Wentworth Conservation Camp to Whangamata

As we dried the dew off our gear Terry walked past on his way to explore one of the area’s many abandoned mineshafts. We figured that made him a speleologist, but have our doubts.

Leaving wentworth campground for Whangamata…

(The New Zealand Society of Speleologists probably haven’t talked to the Man-made Cave Explorers (mineralogists) since an attempted takeover of society accounts in 1974. This is probably a good thing – you have to be careful when letting other interest groups in on your scene. Things can get tricky and ideologies can get watered down.)

We weren’t in too much of a hurry to leave as we were only walking eight kilometres into town and we weren’t sure of our hosts’ plans for the day. It was a very pleasant and relaxed road walk. Blue skies and an eventual light sea breeze made the half gravel/half tarseal trek to the main road into town easy.

We came out at the golf course and were impressed to find a shared pathway that took us the rest of the way into town. We weren’t sure what we were sharing the path with but resisted the temptation to think that it may have been mobility scooters.

We’d never been to Whangamata so had no idea what we were walking in to. As we sauntered up the main shopping centre we were keen on some decent food and coffee – another risky undertaking. Not having local knowledge can make entering a coffee shop a bit of a lottery that often ends in devastating disappointment.

Whangamata is a modern place so doesn’t have any architectural clues as to the whereabouts of a Bohemian Quarter (where good caffeine often lurks). At one of the first arcades we came across Fiona stopped and read the sign of the local organic shop and yoga studio, Inspire.

I was doubtful. However when you’re carrying a pack and have sore feet, a quick drive around town for a looksee is never an option. The decision was made to go in and I was happy as I could blame the Mrs if it all turned pear-shaped.

The food cabinet was kind of limited in choices so I started to prepare myself for the disappointment I’d predicted. But…we both had one of the best, most filling AND healthy lunches we’d paid for on the trip. The two guys running the place were full of conversation as they served a steady flow of lunchtime customers and I was tempted to come back in the evening for a Mens’ Only yoga session. Well, half tempted.

The coffee and salads were just right, but the real standout were the cheesecakes. The chocolate one was rich, dark and creamy.
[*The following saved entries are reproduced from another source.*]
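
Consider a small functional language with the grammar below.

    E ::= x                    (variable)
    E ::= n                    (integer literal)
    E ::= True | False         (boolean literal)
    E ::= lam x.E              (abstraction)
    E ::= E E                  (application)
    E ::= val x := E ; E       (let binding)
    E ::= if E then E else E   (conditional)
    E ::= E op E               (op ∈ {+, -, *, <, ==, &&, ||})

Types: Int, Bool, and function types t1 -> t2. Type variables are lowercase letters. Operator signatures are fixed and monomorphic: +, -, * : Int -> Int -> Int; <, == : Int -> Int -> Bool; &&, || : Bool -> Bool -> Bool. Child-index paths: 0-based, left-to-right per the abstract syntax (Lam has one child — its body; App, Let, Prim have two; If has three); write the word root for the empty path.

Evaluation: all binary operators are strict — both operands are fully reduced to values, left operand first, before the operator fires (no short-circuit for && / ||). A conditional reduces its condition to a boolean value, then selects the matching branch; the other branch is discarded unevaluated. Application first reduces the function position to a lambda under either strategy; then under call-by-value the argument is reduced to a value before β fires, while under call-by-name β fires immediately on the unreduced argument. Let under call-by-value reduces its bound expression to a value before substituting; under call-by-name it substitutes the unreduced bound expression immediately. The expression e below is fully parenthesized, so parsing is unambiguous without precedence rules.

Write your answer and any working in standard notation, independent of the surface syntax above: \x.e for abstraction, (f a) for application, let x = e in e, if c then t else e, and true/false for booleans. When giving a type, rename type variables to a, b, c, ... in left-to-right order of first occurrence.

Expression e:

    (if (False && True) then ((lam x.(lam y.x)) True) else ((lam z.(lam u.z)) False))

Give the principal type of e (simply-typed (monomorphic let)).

Trace:
  unify Bool ~ Bool
  unify Bool ~ Bool
  unify Bool ~ Bool
x : a
\y._ : b -> a
\x._ : a -> b -> a
  unify a -> b -> a ~ Bool -> c
  unify a ~ Bool
  unify b -> Bool ~ c
_ _ : b -> Bool
z : d
\u._ : e -> d
\z._ : d -> e -> d
  unify d -> e -> d ~ Bool -> f
  unify d ~ Bool
  unify e -> Bool ~ f
_ _ : e -> Bool
  unify b -> Bool ~ e -> Bool
  unify b ~ e
  unify Bool ~ Bool

Answer: a -> Bool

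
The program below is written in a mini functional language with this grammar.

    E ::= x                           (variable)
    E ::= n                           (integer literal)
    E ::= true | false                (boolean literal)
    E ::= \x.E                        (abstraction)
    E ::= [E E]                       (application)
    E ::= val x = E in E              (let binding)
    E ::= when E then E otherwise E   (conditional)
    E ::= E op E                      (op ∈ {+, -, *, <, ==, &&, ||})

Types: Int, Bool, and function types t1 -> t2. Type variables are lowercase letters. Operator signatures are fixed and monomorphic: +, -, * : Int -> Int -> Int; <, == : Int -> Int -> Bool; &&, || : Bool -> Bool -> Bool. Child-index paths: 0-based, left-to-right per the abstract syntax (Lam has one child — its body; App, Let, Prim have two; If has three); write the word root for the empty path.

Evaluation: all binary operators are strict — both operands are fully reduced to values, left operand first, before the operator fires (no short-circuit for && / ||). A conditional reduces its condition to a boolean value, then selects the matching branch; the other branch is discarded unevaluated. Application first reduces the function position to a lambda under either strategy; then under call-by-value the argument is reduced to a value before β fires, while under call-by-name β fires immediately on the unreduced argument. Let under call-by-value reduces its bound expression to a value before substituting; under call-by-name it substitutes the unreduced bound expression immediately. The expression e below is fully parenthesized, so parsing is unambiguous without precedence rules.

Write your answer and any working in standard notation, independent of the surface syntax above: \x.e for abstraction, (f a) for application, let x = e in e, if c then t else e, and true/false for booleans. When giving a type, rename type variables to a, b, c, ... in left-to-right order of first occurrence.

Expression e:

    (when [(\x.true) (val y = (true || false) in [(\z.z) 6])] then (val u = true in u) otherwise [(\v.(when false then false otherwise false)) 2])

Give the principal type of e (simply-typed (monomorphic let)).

Answer: Bool

Derivation:
\x._ : a -> Bool
  unify Bool ~ Bool
  unify Bool ~ Bool
let y : Bool
z : b
\z._ : b -> b
  unify b -> b ~ Int -> c
  unify b ~ Int
  unify Int ~ c
_ _ : Int
  unify a -> Bool ~ Int -> d
  unify a ~ Int
  unify Bool ~ d
_ _ : Bool
  unify Bool ~ Bool
let u : Bool
u : Bool
  unify Bool ~ Bool
  unify Bool ~ Bool
\v._ : e -> Bool
  unify e -> Bool ~ Int -> f
  unify e ~ Int
  unify Bool ~ f
_ _ : Bool
  unify Bool ~ Bool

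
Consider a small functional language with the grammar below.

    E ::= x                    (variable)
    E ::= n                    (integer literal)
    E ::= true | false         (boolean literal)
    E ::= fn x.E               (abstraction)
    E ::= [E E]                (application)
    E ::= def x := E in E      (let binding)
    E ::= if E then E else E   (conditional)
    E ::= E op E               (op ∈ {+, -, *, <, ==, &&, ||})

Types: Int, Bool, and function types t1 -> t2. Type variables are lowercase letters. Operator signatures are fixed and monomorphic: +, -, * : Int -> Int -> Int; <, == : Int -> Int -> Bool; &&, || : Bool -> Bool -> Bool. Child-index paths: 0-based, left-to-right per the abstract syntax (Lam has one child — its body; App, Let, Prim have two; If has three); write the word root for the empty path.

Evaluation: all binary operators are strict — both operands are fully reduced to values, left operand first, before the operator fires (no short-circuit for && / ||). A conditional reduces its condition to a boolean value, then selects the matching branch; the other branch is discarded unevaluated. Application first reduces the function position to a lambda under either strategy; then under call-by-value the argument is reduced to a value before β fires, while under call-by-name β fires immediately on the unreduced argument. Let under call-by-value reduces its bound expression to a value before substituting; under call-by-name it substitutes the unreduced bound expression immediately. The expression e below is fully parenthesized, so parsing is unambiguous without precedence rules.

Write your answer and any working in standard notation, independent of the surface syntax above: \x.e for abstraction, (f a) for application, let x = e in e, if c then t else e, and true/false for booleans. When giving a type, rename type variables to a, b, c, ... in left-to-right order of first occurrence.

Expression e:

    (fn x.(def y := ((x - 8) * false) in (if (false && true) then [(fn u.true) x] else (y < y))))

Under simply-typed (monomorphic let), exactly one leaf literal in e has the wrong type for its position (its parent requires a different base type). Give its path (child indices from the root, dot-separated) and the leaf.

Answer: 0.0.1 : false

Working:
x : a
  unify a ~ Int
  unify Int ~ Int
  unify Int ~ Int
  unify Bool ~ Int
  FAIL: mismatch Bool ~ Int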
The turmeric and pear one tasted as good as it looked.

Lunch at Whangamata

Perhaps we were over our trail-o-rexia? Or perhaps the food was just bloody good?

With full bellies we went off to the supermarket and bought another week’s food before giving our host Lynne a ring.

Resupply at Whangamata

Walking into a town is very different from driving into a town. For a start if we’d driven in to Whangamata we probably would’ve driven out again quite rapidly. Decisions get made and acted on quickly when you have a car and it’s easy to drive through any place with a mere thought about distant relatives.

Walkers, on the other hand, have a lot of time to add up the benefits of tracking down long lost friends and family. Of course doing this has huge benefits for us, but it can have questionable benefits for intended hosts.

If visiting walkers aren’t suffering Trail-o-rexia, unsuspecting hosts can find themselves eaten out of house and home. Many hosts also find themselves having to fumigate the bedrooms of walkers after a visit.

Lynne and John (a distant cousin of mine) kindly opened their home to us and fed us. None of us knew for sure but we reckoned we’d never met before, although we’d stayed with their daughter and her family in Hawea when we walked the South Island.

John is a hunter and it just so happened that he had been deep in Te Urewera when we’d hoped to be there. He and his mates had been choppered into a hut that had been inaccessible by foot. In Whangamata we met the first person who could give us eyewitness confirmation that we’d been right to abandon our trip through Tuhoe country. It seemed a bizarre coincidence.

He described the chaos of the flooding caused by Cyclone Debbie. The huge volumes of water had washed massive amounts of debris down normally quiet forest streams. The resulting logjams and rock build-up had caused many streams to completely change course. The change was so profound he reckons maps will need to be redrawn.

John was only in one small part of Te Urewera…who knows what else has changed in one of Aotearoa’s largest and most difficult to access wild places.

Our day in Whangamata ended well. We were well fed and went to bed with only one worry – our plans for the Kaueranga Valley were in doubt because of reported track damage from heavy rains in February that were exasperated by the recent cyclones.

We weren’t sure whether track closures were to stop family groups using the uber-popular Pinnacles area tracks, or were because the tracks were actually munted. Several calls to DoC got us nowhere, so we decided to take a gamble ¬†and head in anyway.

But first we had a roadwalk to the Youth Hostel at the lovely Opoutere Bay.